Watts returns to diamond
It’s taken a few years, but Fort Dale Academy coach Marshall Watts has finally come full circle.
Watts has been named the school’s new head baseball coach, and few have been as excited about the news as Watts himself.
“I was ecstatic to have an opportunity to coach at a program like Fort Dale, and get to a sport that I love the most and grew up playing, and in the school that I grew up playing for,” Watts said.
“It was a real honor, and I want to thank Coach Speed and Mr. Brantley for giving me this opportunity.”
Watts, a Greenville native, played at Fort Dale for four years before signing on to Auburn University out of high school, where he played for two years before transferring to Auburn University at Montgomery.
“I played three more years there and called it a career,” Watts added.
“It was a great career. I met a lot of great people along the way, and great friends through the wonderful game of baseball. I talk to most of them every single day, so baseball has been very good to me.”
Fort Dale Academy headmaster David Brantley said that Watts brings much experience to the team, thanks to his college experiences, and that he would make an excellent role model and mentor.
“He has been a member of our faculty and coaching staff for the past three years,” Brantley said.
“I have known him for a long time and I respect the kind of person he is.
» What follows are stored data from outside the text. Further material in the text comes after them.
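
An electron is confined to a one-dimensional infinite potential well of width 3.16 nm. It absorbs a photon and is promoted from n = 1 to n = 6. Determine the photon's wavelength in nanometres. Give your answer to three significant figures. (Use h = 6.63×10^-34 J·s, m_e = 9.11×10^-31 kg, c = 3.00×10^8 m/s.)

λ = 941 nm

E_1 = h²/(8m_eL²) = 6.040×10^-21 J, so ΔE = (6² − 1²)E_1 = 2.114×10^-19 J.
λ = hc/ΔE = (6.63×10^-34·3.00×10^8)/2.114×10^-19 = 9.41×10^-7 m = 941 nm.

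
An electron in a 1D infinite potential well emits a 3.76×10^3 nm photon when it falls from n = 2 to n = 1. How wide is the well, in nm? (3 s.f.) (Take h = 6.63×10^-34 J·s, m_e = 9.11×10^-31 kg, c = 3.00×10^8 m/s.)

The photon carries ΔE = hc/λ = 6.63×10^-34·3.00×10^8/3.76×10^-6 m = 5.290×10^-20 J.
Since ΔE = (2² − 1²)E_1, E_1 = 1.763×10^-20 J, and L = h/√(8m_eE_1) = 1.85×10^-9 m = 1.85 nm.

L = 1.85 nm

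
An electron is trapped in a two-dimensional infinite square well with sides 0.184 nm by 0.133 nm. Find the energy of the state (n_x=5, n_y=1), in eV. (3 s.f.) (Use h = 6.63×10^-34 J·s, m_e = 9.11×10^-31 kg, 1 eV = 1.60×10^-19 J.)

For a 2D rectangular well E = (h²/8m_e)·Σ n_i²/L_i² = (6.63×10^-34)²/(8·9.11×10^-31) · [5²/(0.184 nm)² + 1²/(0.133 nm)²].
Evaluating gives E = 4.795×10^-17 J = 300 eV.

E = 300 eV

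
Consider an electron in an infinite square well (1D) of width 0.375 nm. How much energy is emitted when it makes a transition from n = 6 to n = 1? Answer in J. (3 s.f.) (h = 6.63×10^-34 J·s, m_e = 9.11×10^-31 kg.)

E_1 = h²/(8m_eL²) = 4.289×10^-19 J.
|ΔE| = |6² − 1²|·E_1 = 35·4.289×10^-19 J = 1.50×10^-17 J.

|ΔE| = 1.50×10^-17 J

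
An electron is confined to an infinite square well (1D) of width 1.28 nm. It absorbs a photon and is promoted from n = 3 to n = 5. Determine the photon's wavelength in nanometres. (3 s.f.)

E_1 = h²/(8m_eL²) = 3.677×10^-20 J, so ΔE = (5² − 3²)E_1 = 5.883×10^-19 J.
λ = hc/ΔE = (6.626×10^-34·2.998×10^8)/5.883×10^-19 = 3.38×10^-7 m = 338 nm.

λ = 338 nm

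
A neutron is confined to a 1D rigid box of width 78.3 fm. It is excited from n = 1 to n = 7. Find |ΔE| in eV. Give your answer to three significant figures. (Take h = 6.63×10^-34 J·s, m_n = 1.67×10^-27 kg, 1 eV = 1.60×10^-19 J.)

E_1 = h²/(8m_nL²) = 5.367×10^-15 J.
|ΔE| = |1² − 7²|·E_1 = 48·5.367×10^-15 J = 2.576×10^-13 J = 1.61×10^6 eV.

|ΔE| = 1.61×10^6 eV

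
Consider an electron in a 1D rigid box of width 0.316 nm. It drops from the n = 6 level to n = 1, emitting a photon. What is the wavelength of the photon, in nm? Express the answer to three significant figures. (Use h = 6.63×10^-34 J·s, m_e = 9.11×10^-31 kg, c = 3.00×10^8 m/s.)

E_1 = h²/(8m_eL²) = 6.040×10^-19 J, so ΔE = (6² − 1²)E_1 = 2.114×10^-17 J.
λ = hc/ΔE = (6.63×10^-34·3.00×10^8)/2.114×10^-17 = 9.41×10^-9 m = 9.41 nm.

λ = 9.41 nm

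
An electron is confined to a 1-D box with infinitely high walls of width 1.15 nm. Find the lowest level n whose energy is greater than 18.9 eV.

E_1 = h²/(8m_eL²) = 4.556×10^-20 J = 0.2844 eV.
Need n² > 18.9/0.2844 = 66.46, i.e. n > 8.152.
The smallest integer satisfying this is n = 9.

n = 9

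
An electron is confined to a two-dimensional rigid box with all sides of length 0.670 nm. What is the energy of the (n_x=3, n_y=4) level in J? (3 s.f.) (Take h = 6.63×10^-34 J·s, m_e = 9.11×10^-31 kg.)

For a 2D rectangular well E = (h²/8m_e)·Σ n_i²/L_i² = (6.63×10^-34)²/(8·9.11×10^-31) · [3²/(0.670 nm)² + 4²/(0.670 nm)²].
Evaluating gives E = 3.36×10^-18 J.

E = 3.36×10^-18 J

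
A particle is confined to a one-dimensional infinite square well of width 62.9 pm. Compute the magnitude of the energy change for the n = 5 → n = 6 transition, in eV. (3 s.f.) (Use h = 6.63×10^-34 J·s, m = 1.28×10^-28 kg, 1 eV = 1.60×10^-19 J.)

|ΔE| = 7.46 eV

E_1 = h²/(8mL²) = 1.085×10^-19 J.
|ΔE| = |5² − 6²|·E_1 = 11·1.085×10^-19 J = 1.193×10^-18 J = 7.46 eV.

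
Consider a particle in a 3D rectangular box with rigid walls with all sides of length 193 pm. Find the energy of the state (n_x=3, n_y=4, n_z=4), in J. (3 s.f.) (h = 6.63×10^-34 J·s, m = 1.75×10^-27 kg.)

For a 3D rectangular well E = (h²/8m)·Σ n_i²/L_i² = (6.63×10^-34)²/(8·1.75×10^-27) · [3²/(193 pm)² + 4²/(193 pm)² + 4²/(193 pm)²].
Evaluating gives E = 3.46×10^-20 J.

E = 3.46×10^-20 J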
He will have a great approach to coaching baseball and dealing with our players. He has outstanding leadership skills. I look forward to him leading our baseball program.”
Watts has also served as head coach for the boys junior varsity basketball and football teams.
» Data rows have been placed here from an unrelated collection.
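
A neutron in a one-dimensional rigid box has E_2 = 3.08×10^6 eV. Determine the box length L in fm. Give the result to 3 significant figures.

From E_n = n²h²/(8m_nL²), L = n·h/√(8m_nE_n).
E_2 = 3.08×10^6 eV = 4.934×10^-13 J, so L = 2·6.626×10^-34/√(8·1.675×10^-27·4.934×10^-13) = 1.63×10^-14 m = 16.3 fm.

L = 16.3 fm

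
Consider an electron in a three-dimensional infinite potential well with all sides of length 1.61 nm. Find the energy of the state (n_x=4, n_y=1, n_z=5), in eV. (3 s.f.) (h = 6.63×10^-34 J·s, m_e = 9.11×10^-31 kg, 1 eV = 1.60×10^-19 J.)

E = 6.11 eV

For a 3D rectangular well E = (h²/8m_e)·Σ n_i²/L_i² = (6.63×10^-34)²/(8·9.11×10^-31) · [4²/(1.61 nm)² + 1²/(1.61 nm)² + 5²/(1.61 nm)²].
Evaluating gives E = 9.773×10^-19 J = 6.11 eV.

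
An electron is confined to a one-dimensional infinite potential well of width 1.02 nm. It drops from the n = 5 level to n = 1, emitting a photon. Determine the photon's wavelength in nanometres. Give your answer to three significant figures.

E_1 = h²/(8m_eL²) = 5.791×10^-20 J, so ΔE = (5² − 1²)E_1 = 1.390×10^-18 J.
λ = hc/ΔE = (6.626×10^-34·2.998×10^8)/1.390×10^-18 = 1.43×10^-7 m = 143 nm.

λ = 143 nm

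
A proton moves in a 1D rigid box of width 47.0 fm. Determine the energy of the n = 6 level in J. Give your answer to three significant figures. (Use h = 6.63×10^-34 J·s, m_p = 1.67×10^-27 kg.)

E_6 = 5.36×10^-13 J

For an infinite well E_n = n²h²/(8m_pL²), so E_1 = h²/(8m_pL²) = (6.63×10^-34)²/(8·1.67×10^-27·(4.70×10^-14 m)²) = 1.489×10^-14 J.
Then E_6 = 6²·E_1 = 36·1.489×10^-14 J = 5.36×10^-13 J.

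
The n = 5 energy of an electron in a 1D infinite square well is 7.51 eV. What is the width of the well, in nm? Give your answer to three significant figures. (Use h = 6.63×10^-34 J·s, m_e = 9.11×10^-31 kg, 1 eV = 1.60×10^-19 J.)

From E_n = n²h²/(8m_eL²), L = n·h/√(8m_eE_n).
E_5 = 7.51 eV = 1.202×10^-18 J, so L = 5·6.63×10^-34/√(8·9.11×10^-31·1.202×10^-18) = 1.12×10^-9 m = 1.12 nm.

L = 1.12 nm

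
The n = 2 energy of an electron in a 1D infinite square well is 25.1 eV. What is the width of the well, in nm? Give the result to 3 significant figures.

L = 0.245 nm

From E_n = n²h²/(8m_eL²), L = n·h/√(8m_eE_n).
E_2 = 25.1 eV = 4.021×10^-18 J, so L = 2·6.626×10^-34/√(8·9.109×10^-31·4.021×10^-18) = 2.45×10^-10 m = 0.245 nm.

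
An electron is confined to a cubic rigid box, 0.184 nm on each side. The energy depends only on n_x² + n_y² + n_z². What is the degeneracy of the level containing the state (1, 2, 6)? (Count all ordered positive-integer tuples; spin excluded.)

The level has n_x² + n_y² + n_z² = 41. The ordered positive-integer solutions are (1, 2, 6), (1, 6, 2), (2, 1, 6), (2, 6, 1), (3, 4, 4), (4, 3, 4), (4, 4, 3), (6, 1, 2), (6, 2, 1).
That gives 9 states.

degeneracy = 9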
It’s unknown how his newfound position at the helm of the baseball team will affect the other two, but it wouldn’t be the first time he’s had a full plate.
“When I was at Cottonwood before down in Dothan, I coached three sports, and it’s definitely tough, especially on my family,” Watts said.
“But to get back to the game I love… I couldn’t pass it up. And I don’t think it will have an effect on the other sports, certainly not right now.
“It may affect practice time in the spring when pitchers and catchers need to start getting out, but we’ll just have to play that by ear. But we’ll make it work.”
Watts said that he’d prefer a flexible approach to coaching rather than having one rigid philosophy.
Whether that involves small ball, hit-and-run tactics or the employ of power hitters, he’s willing to adapt to the personnel available.
But Watts insists that there are more important lessons for his players to learn.
“I just want to teach them how to respect the game and respect their opponents,” Watts said.
“Coach Beverly has already done a great job with that, so I’m just going to go along with what he’s been doing. We’ll have to wait until the spring to see what kind of team we’ve got and see who’s coming back, and we’ll go from there.”